- About Atherton
- History of Atherton
History of Atherton
In 1866, Atherton was known as Fair Oaks, and was a flag stop on the California Coast for the Southern Pacific Railroad between San Francisco and San Jose for the convenience of the owners of large estates living north of Menlo Park. The entire area was called Menlo Park. It was part of the Rancho de las Pulgas, which is now southern San Mateo County.
Incorporation of Atherton
In 1923, Menlo Park wanted to incorporate its lands to include Fair Oaks. During a meeting of the representatives of the two communities, the Fair Oaks property owners maintained their community as a strictly residential area and they would incorporate independently. Both groups rushed to Sacramento but the Fair Oaks committee arrived first. It was at that time they realized that they could not keep the name Fair Oaks, as it was already the name of a town near Sacramento. It was decided to honor Faxon Dean Atherton who had been one of the first property owners in the south peninsula and name the town for him. Atherton was incorporated on September 12, 1923.
Faxon D. Atherton, originally from Massachusetts, had spent several years as a trader in tallow, hides, and merchandise. His friend and business associate, Thomas Lark, had written to him about the opportunities, for family and business, on the San Francisco peninsula. Atherton purchased over 600 acres in 1860. His home, Valparaiso Park, was built several years later.
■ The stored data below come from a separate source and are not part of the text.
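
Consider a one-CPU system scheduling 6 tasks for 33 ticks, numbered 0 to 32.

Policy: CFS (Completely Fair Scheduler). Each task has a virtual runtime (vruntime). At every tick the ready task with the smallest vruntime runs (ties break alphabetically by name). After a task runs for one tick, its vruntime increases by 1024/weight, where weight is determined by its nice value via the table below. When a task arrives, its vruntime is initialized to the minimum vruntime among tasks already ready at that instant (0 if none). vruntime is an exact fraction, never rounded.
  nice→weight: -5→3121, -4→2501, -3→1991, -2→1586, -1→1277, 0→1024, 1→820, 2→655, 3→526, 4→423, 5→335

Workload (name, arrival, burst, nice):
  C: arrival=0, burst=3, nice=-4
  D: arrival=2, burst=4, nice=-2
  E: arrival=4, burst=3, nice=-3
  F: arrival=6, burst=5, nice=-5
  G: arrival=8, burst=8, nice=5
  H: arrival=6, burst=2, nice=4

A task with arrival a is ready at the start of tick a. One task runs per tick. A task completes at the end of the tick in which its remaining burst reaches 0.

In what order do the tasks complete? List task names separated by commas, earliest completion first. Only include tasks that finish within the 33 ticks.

completion order = C, E, D, F, H, G

t=0: vr[C=0] → run C
t=1: vr[C=1024/2501] → run C
t=2: vr[C=2048/2501 D=2048/2501] → run C
t=3: vr[D=2048/2501] → run D
t=4: vr[D=47616/32513 E=47616/32513] → run D
t=5: vr[D=68608/32513 E=47616/32513] → run E
t=6: vr[D=68608/32513 E=128096768/64733383 F=128096768/64733383 H=128096768/64733383] → run E
t=7: vr[D=68608/32513 E=161390080/64733383 F=128096768/64733383 H=128096768/64733383] → run F
t=8: vr[D=68608/32513 E=161390080/64733383 F=466076997120/202032888343 G=128096768/64733383 H=128096768/64733383] → run G
t=9: vr[D=68608/32513 E=161390080/64733383 F=466076997120/202032888343 G=109199401472/21685683305 H=128096768/64733383] → run H
t=10: vr[D=68608/32513 E=161390080/64733383 F=466076997120/202032888343 G=109199401472/21685683305 H=120471917056/27382221009] → run D
t=11: vr[D=89600/32513 E=161390080/64733383 F=466076997120/202032888343 G=109199401472/21685683305 H=120471917056/27382221009] → run F
t=12: vr[D=89600/32513 E=161390080/64733383 F=532363981312/202032888343 G=109199401472/21685683305 H=120471917056/27382221009] → run E
t=13: vr[D=89600/32513 F=532363981312/202032888343 G=109199401472/21685683305 H=120471917056/27382221009] → run F
t=14: vr[D=89600/32513 F=598650965504/202032888343 G=109199401472/21685683305 H=120471917056/27382221009] → run D
t=15: vr[F=598650965504/202032888343 G=109199401472/21685683305 H=120471917056/27382221009] → run F
t=16: vr[F=664937949696/202032888343 G=109199401472/21685683305 H=120471917056/27382221009] → run F
t=17: vr[G=109199401472/21685683305 H=120471917056/27382221009] → run H
t=18: vr[G=109199401472/21685683305] → run G
t=19: vr[G=175486385664/21685683305] → run G
t=20: vr[G=241773369856/21685683305] → run G
t=21: vr[G=308060354048/21685683305] → run G
t=22: vr[G=74869467648/4337136661] → run G
t=23: vr[G=440634322432/21685683305] → run G
t=24: vr[G=506921306624/21685683305] → run G
t=25: (idle)
t=26: (idle)
t=27: (idle)
t=28: (idle)
t=29: (idle)
t=30: (idle)
t=31: (idle)
t=32: (idle)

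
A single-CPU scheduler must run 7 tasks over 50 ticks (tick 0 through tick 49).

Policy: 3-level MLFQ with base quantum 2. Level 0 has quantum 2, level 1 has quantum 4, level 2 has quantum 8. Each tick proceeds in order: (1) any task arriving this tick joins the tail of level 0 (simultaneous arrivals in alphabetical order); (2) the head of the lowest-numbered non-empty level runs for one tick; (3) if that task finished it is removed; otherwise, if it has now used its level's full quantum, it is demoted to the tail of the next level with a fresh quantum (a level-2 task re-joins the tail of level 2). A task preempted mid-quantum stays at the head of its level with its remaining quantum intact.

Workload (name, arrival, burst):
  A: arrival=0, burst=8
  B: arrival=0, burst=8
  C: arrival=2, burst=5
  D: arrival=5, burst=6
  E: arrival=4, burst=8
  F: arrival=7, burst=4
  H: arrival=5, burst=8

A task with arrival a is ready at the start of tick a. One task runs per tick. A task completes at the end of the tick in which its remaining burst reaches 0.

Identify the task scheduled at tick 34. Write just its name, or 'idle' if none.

running at tick 34 = H

t=0: L0/L1/L2 = AB/-/- → run A
t=1: L0/L1/L2 = AB/-/- → run A
t=2: L0/L1/L2 = BC/A/- → run B
t=3: L0/L1/L2 = BC/A/- → run B
t=4: L0/L1/L2 = CE/AB/- → run C
t=5: L0/L1/L2 = CEDH/AB/- → run C
t=6: L0/L1/L2 = EDH/ABC/- → run E
t=7: L0/L1/L2 = EDHF/ABC/- → run E
t=8: L0/L1/L2 = DHF/ABCE/- → run D
t=9: L0/L1/L2 = DHF/ABCE/- → run D
t=10: L0/L1/L2 = HF/ABCED/- → run H
t=11: L0/L1/L2 = HF/ABCED/- → run H
t=12: L0/L1/L2 = F/ABCEDH/- → run F
t=13: L0/L1/L2 = F/ABCEDH/- → run F
t=14: L0/L1/L2 = -/ABCEDHF/- → run A
t=15: L0/L1/L2 = -/ABCEDHF/- → run A
t=16: L0/L1/L2 = -/ABCEDHF/- → run A
t=17: L0/L1/L2 = -/ABCEDHF/- → run A
t=18: L0/L1/L2 = -/BCEDHF/A → run B
t=19: L0/L1/L2 = -/BCEDHF/A → run B
t=20: L0/L1/L2 = -/BCEDHF/A → run B
t=21: L0/L1/L2 = -/BCEDHF/A → run B
t=22: L0/L1/L2 = -/CEDHF/AB → run C
t=23: L0/L1/L2 = -/CEDHF/AB → run C
t=24: L0/L1/L2 = -/CEDHF/AB → run C
t=25: L0/L1/L2 = -/EDHF/AB → run E
t=26: L0/L1/L2 = -/EDHF/AB → run E
t=27: L0/L1/L2 = -/EDHF/AB → run E
t=28: L0/L1/L2 = -/EDHF/AB → run E
t=29: L0/L1/L2 = -/DHF/ABE → run D
t=30: L0/L1/L2 = -/DHF/ABE → run D
t=31: L0/L1/L2 = -/DHF/ABE → run D
t=32: L0/L1/L2 = -/DHF/ABE → run D
t=33: L0/L1/L2 = -/HF/ABE → run H
t=34: L0/L1/L2 = -/HF/ABE → run H
t=35: L0/L1/L2 = -/HF/ABE → run H
t=36: L0/L1/L2 = -/HF/ABE → run H
t=37: L0/L1/L2 = -/F/ABEH → run F
t=38: L0/L1/L2 = -/F/ABEH → run F
t=39: L0/L1/L2 = -/-/ABEH → run A
t=40: L0/L1/L2 = -/-/ABEH → run A
t=41: L0/L1/L2 = -/-/BEH → run B
t=42: L0/L1/L2 = -/-/BEH → run B
t=43: L0/L1/L2 = -/-/EH → run E
t=44: L0/L1/L2 = -/-/EH → run E
t=45: L0/L1/L2 = -/-/H → run H
t=46: L0/L1/L2 = -/-/H → run H
t=47: (idle)
t=48: (idle)
t=49: (idle)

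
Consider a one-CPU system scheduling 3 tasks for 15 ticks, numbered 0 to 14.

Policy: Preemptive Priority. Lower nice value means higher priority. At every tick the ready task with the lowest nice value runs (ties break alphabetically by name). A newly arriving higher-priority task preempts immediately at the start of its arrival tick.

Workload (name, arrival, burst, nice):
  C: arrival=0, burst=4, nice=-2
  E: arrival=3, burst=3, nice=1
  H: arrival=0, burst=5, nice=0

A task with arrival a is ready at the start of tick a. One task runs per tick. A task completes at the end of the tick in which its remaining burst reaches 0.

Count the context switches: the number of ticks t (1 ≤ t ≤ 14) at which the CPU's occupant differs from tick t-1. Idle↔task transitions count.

context switches = 3

t=0: ready={C,H} → run C
t=1: ready={C,H} → run C
t=2: ready={C,H} → run C
t=3: ready={C,E,H} → run C
t=4: ready={E,H} → run H
t=5: ready={E,H} → run H
t=6: ready={E,H} → run H
t=7: ready={E,H} → run H
t=8: ready={E,H} → run H
t=9: ready={E} → run E
t=10: ready={E} → run E
t=11: ready={E} → run E
t=12: (idle)
t=13: (idle)
t=14: (idle)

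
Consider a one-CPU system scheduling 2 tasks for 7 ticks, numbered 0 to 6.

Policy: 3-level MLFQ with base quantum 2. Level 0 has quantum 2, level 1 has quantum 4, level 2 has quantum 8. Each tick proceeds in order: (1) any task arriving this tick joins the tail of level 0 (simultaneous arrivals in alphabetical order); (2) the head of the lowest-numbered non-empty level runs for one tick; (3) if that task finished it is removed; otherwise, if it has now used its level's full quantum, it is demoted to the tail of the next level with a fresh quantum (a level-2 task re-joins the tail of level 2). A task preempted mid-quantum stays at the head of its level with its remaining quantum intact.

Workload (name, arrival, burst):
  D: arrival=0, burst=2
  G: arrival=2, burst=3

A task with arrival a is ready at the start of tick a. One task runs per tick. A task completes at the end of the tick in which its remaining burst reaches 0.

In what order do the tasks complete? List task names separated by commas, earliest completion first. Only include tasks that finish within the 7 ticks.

completion order = D, G

t=0: L0/L1/L2 = D/-/- → run D
t=1: L0/L1/L2 = D/-/- → run D
t=2: L0/L1/L2 = G/-/- → run G
t=3: L0/L1/L2 = G/-/- → run G
t=4: L0/L1/L2 = -/G/- → run G
t=5: (idle)
t=6: (idle)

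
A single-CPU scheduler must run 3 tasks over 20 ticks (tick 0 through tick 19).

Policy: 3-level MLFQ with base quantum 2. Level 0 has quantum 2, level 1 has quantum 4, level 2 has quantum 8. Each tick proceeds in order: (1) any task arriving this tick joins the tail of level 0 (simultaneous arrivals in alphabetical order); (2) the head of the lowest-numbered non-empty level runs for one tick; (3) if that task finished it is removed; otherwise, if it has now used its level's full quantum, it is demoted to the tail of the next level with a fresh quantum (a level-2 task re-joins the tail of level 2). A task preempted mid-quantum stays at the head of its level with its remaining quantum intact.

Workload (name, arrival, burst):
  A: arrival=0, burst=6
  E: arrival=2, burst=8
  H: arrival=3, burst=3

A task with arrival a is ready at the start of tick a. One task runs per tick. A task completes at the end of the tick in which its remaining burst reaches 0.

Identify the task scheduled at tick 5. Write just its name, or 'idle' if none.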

With the development of the railroad, other San Franciscans established summer homes further south. The dirt roads were usually treacherous in the winter and the families would only visit May through September.
Estates & Residents
The Mayor of San Francisco, Thomas H. Selby, purchased over 400 acres and called his estate Almendral. John T. Doyle, an attorney, also built a home off Middlefield Road, Ringwood. James C. Flood, owner of Linden Towers, is now known as Lindenwood. The Joseph A Donohoe estate was Holmgrove and is now the site of Menlo Atherton High School. James Thomas Watkins' home was Fair Oaks, which stands today on Alejandra Avenue, after being moved twice.
Edward E. Eyre reigned as the first mayor and in 1928, the residents voted to build a Town Hall, which is still in use today. The early residents sought to build a town that would be divided into large parcels and would not contain businesses. During the 1920s and 1930s, a few of the large land holdings were subdivided, including James Floods’ estate in 1938. In the 1940s and 1950s, over 80 subdivisions were recorded bringing the era of large estates to a close.
Atherton is still a plain of oaks. Native live oaks, white oaks, bays, redwoods, cedars, pines, and other ornamental trees cover the six square miles of town. There are approximately 50 miles of roads. The population is around 6,995 with approximately 2,500 households.
Ms. Olive Holbrook-Palmer left Holbrook-Palmer Park, a 22 acre park, to the town in 1958. It is an open, tree-covered park, which offers recreational programs and has facilities for functions.